The Hollywood studios have won a landmark legal victory in the U.K. against online film and TV pirates.
London’s High Court ordered telco BT to shut down access to file-sharing website Newzbin2, which it deemed guilty of copyright infringements.
BT, the U.K.’s biggest Internet service provider with 6 million customers, has 14 days to comply with the Hon. Justice Arnold’s order. Wednesday’s judgment confirmed a ruling made by the same judge on July 28.
The case, brought by 20th Century Fox, Universal, Warner Bros., Paramount, Disney and Columbia Pictures, is the first of its kind in Blighty and creates a precedent that will allow the studios to move against similar sites.
David Puttnam, prexy of the Film Distributors’ Assn., said, “This is a very significant day for the U.K.’s creative industries. The law is clear. Industrial online piracy is illegal and can be stopped.”

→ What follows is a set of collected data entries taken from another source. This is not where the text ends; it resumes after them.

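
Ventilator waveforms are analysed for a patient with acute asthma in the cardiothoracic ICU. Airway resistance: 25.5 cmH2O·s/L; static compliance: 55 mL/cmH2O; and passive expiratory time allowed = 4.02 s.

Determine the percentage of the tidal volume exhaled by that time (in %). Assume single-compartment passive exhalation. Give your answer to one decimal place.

94.3

τ = R × C = 25.5 × 55 mL/cmH2O = 25.5 × 0.055 L/cmH2O = 1.403 s.
Passive exhalation: V(t)/V₀ = e^(−t/τ) = e^(−4.02/1.403) = 0.05697.
Fraction exhaled = 1 − 0.05697 = 0.943 → 94.3%.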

Chris Marcich, the Motion Picture Assn.’s prexy and managing director for Europe, Middle East and Africa, said: “This is a win for the creative sector. Securing the intervention of the ISPs was the only way to put the commercial pirates out of reach for the majority of consumers. This means that we can invest more in our own digital offerings, delivering higher quality and more variety of products to the consumer.”
BT will be liable for all costs associated with the action and has been instructed to block any new website that Newzbin2 sets up.